What Belcher and her ilk fail to understand is that silly doesn’t automatically equal funny. Nor does crass vulgarity as with the ménage à trois gyrations and lolling about in Adèle’s bed, which only served to undermine the sublime Act II trio.

Ultimately, the wit and musical sophistication of Rossini’s score was poorly served by the inept stage direction. The low-brow excesses were all too typical of a performance that was short on genuine laughs for all its would-be madcap hijinks.

Lawrence Brownlee started out rather dry-toned in the title role but soon warmed-up, easily throwing out top notes and handling Rossini’s rapid-fire vocal lines with typical flexibility and panache.

The high-voiced tenor has displayed an assured comic touch in previous local appearances, most notably Lyric’s 2019 Barber of Seville. While there were some amusing moments, Brownlee’s Count Ory didn’t seem quite settled Sunday—oddly for one of the singer’s signature roles. His performance felt like a work in progress that had yet to find a convincing balance between comedy and vocalism.

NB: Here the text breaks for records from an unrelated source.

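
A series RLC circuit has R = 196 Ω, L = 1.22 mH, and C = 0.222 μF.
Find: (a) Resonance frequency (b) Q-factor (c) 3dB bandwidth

Step 1 — Resonance: ω₀ = 1/√(LC) = 1/√(0.00122·2.22e-07) = 6.076e+04 rad/s.
Step 2 — f₀ = ω₀/(2π) = 9671 Hz.
Step 3 — Series Q: Q = ω₀L/R = 6.076e+04·0.00122/196 = 0.3782.
Step 4 — Bandwidth: Δω = ω₀/Q = 1.607e+05 rad/s; BW = Δω/(2π) = 2.557e+04 Hz.

(a) f₀ = 9671 Hz  (b) Q = 0.3782  (c) BW = 2.557e+04 Hz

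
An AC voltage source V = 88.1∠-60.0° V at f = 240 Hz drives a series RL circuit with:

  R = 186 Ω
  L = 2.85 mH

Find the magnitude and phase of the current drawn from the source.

Step 1 — Angular frequency: ω = 2π·f = 2π·240 = 1508 rad/s.
Step 2 — Component impedances:
  R: Z = R = 186 Ω
  L: Z = jωL = j·1508·0.00285 = 0 + j4.298 Ω
Step 3 — Series combination: Z_total = R + L = 186 + j4.298 Ω = 186∠1.3° Ω.
Step 4 — Source phasor: V = 88.1∠-60.0° V = 44.05 - j76.3 V.
Step 5 — Ohm's law: I = V / Z_total = (44.05 - j76.3) / (186 + j4.298) = 0.2272 - j0.4154 A.
Step 6 — Convert to polar: |I| = 0.4735 A, ∠I = -61.3°.

I = 0.4735∠-61.3° A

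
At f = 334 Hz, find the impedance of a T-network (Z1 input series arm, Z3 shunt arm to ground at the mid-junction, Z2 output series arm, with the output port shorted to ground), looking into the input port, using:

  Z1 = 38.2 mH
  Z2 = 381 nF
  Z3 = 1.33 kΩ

Step 1 — Angular frequency: ω = 2π·f = 2π·334 = 2099 rad/s.
Step 2 — Component impedances:
  Z1: Z = jωL = j·2099·0.0382 = 0 + j80.17 Ω
  Z2: Z = 1/(jωC) = -j/(ω·C) = 0 - j1251 Ω
  Z3: Z = R = 1330 Ω
Step 3 — With the output port shorted to ground, the output series arm Z2 runs from the junction to ground; the shunt arm Z3 also runs from the junction to ground. They appear in parallel: Z3 || Z2 = 624.2 - j663.7 Ω.
Step 4 — Series with input arm Z1: Z_in = Z1 + (Z3 || Z2) = 624.2 - j583.6 Ω = 854.5∠-43.1° Ω.

Z = 624.2 - j583.6 Ω = 854.5∠-43.1° Ω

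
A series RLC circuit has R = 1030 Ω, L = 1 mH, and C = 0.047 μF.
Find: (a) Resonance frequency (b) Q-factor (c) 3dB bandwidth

Step 1 — Resonance condition Im(Z)=0 gives ω₀ = 1/√(LC).
Step 2 — ω₀ = 1/√(0.001·4.7e-08) = 1.459e+05 rad/s.
Step 3 — f₀ = ω₀/(2π) = 2.322e+04 Hz.
Step 4 — Series Q: Q = ω₀L/R = 1.459e+05·0.001/1030 = 0.1416.
Step 5 — 3dB bandwidth: Δω = ω₀/Q = 1.03e+06 rad/s; BW = Δω/(2π) = 1.639e+05 Hz.

(a) f₀ = 2.322e+04 Hz  (b) Q = 0.1416  (c) BW = 1.639e+05 Hz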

A world-beater Queen of the Night in Lyric’s 201617 Magic Flute,  Kathryn Lewek possesses the coloratura soprano and stratospheric top notes for the role of Adèle. While her vocalism was consistently assured, Lewek was less successful with the ill-advised attempt to make a broadly comic character out of what is the opera’s “straight man” role. Her satirical grand manner and exaggerated physical gestures when singing florid passages only served to muddle the character.

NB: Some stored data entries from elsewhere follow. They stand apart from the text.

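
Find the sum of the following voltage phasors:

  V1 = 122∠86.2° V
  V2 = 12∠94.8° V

Step 1 — Convert each phasor to rectangular form:
  V1 = 122·(cos(86.2°) + j·sin(86.2°)) = 8.085 + j121.7 V
  V2 = 12·(cos(94.8°) + j·sin(94.8°)) = -1.004 + j11.96 V
Step 2 — Sum components: V_total = 7.081 + j133.7 V.
Step 3 — Convert to polar: |V_total| = 133.9 V, ∠V_total = 87.0°.

V_total = 133.9∠87.0° V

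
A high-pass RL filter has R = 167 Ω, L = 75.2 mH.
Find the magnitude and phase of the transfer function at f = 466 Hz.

Step 1 — Angular frequency: ω = 2π·466 = 2928 rad/s.
Step 2 — Transfer function: H(jω) = jωL/(R + jωL).
Step 3 — Numerator jωL = j·220.2; denominator R + jωL = 167 + j220.2.
Step 4 — H = 0.6348 + j0.4815.
Step 5 — Magnitude: |H| = 0.7968 (-2.0 dB); phase: φ = 37.2°.

|H| = 0.7968 (-2.0 dB), φ = 37.2°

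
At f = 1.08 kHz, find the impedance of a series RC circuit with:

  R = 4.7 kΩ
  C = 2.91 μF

Step 1 — Angular frequency: ω = 2π·f = 2π·1080 = 6786 rad/s.
Step 2 — Component impedances:
  R: Z = R = 4700 Ω
  C: Z = 1/(jωC) = -j/(ω·C) = 0 - j50.64 Ω
Step 3 — Series combination: Z_total = R + C = 4700 - j50.64 Ω = 4700∠-0.6° Ω.

Z = 4700 - j50.64 Ω = 4700∠-0.6° Ω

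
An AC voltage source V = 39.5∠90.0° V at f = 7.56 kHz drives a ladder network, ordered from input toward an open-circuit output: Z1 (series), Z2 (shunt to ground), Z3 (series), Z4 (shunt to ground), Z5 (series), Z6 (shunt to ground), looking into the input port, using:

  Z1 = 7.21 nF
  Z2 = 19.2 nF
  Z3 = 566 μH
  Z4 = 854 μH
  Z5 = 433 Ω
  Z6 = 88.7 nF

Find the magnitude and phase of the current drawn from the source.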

Lawrence Brownlee as Ory and Kayleigh Decker as Isolier in Rossini’s Le Comte Ory. Photo: Todd Rosenberg

The finest overall performance of the afternoon was delivered by Kayleigh Decker in the trousers role of Isolier. The tall mezzo-soprano, a Ryan Center alum, sang with easy fluency and even tone, wholly embodying the energy and adolescent swagger of the page who is besotted with Adèle. More than most in the cast, Decker managed to keep her character in focus despite being handicapped by the knockabout direction.

Joshua Hopkins was indisposed Sunday as Raimbaud, and Ian Rucker made an impressive company debut subbing as Ory’s friend and partner in crime. The towering singer, an Oshkosh native and first-year member of the Ryan Opera Center, showed a firm baritone and relaxed confidence on stage, capably delivering Raimbaud’s comic narrative of his raiding of the castle’s wine cellar.

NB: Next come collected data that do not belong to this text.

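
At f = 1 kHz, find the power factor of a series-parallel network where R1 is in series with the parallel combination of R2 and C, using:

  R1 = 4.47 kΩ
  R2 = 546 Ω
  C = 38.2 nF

Step 1 — Angular frequency: ω = 2π·f = 2π·1000 = 6283 rad/s.
Step 2 — Component impedances:
  R1: Z = R = 4470 Ω
  R2: Z = R = 546 Ω
  C: Z = 1/(jωC) = -j/(ω·C) = 0 - j4166 Ω
Step 3 — Parallel branch: R2 || C = 1/(1/R2 + 1/C) = 536.8 - j70.35 Ω.
Step 4 — Series with R1: Z_total = R1 + (R2 || C) = 5007 - j70.35 Ω = 5007∠-0.8° Ω.
Step 5 — Power factor: PF = cos(φ) = Re(Z)/|Z| = 5006.8/5007.3 = 0.9999.
Step 6 — Type: Im(Z) = -70.35 ⇒ leading (phase φ = -0.8°).

PF = 0.9999 (leading, φ = -0.8°)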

Mirco Palazzi made a worthy company debut as Ory’s nameless, long-suffering Tutor, bringing an agile and resonant, if rather lightweight, bass to the proceedings. 

Mezzo Zoie Reams was a rich-voiced and imposing presence as Ragonde, Adèle’s concierge and factotum. First-year Ryan Opera Center member Lindsey Reynolds showed a pleasing soprano as Alice. 

Enrique Mazzola seems more at home in opera buffa than in the blood-and-thunder drama of Don Carlos. Even so, one often wanted fleeter tempos and more spirited effervescence coming from the pit under the company’s music director. Yet vocal lines were admirably clear and Rossini’s complex multi-lined ensembles bracing and vital. 

The ensemble has a prominent role to play in this opera, and the men and women of the Lyric Opera Chorus acquitted themselves very well indeed—singing superbly under the direction of chorus master Michael Black and acting characterfully in their various guises. The men, especially, provided one of the show’s rare moments of genuine hilarity with their energetic but misbegotten Terpsichorean moves as carousing, wine-guzzling cavaliers masquerading as nuns.

Le Comte Ory runs through November 26. 

Posted in Performances

One Response to “Stylish singing, only fitful funny in Lyric Opera’s “Le Comte Ory””

  1. Posted Nov 15, 2022 at 1:51 pm by John

    I agree that the production was far too slapstick in nature. But it was worse than it had to be. The original Met production (available on YouTube) was less broad (though it had the incomparable trio of Florez, Damrau and DiDonato) and lacked as much mugging. The last act bedroom scene, for example, was much less nuanced here and detracted from the stunning music.

    I disagree about some of the singing. Kayleigh Decker was seriously underweight for her role, and both of the lower male singers were misuited to theirs. It’s just typical of the poor casting we now get at the Lyric. The entire performance seemed like a rehearsal instead of a performance.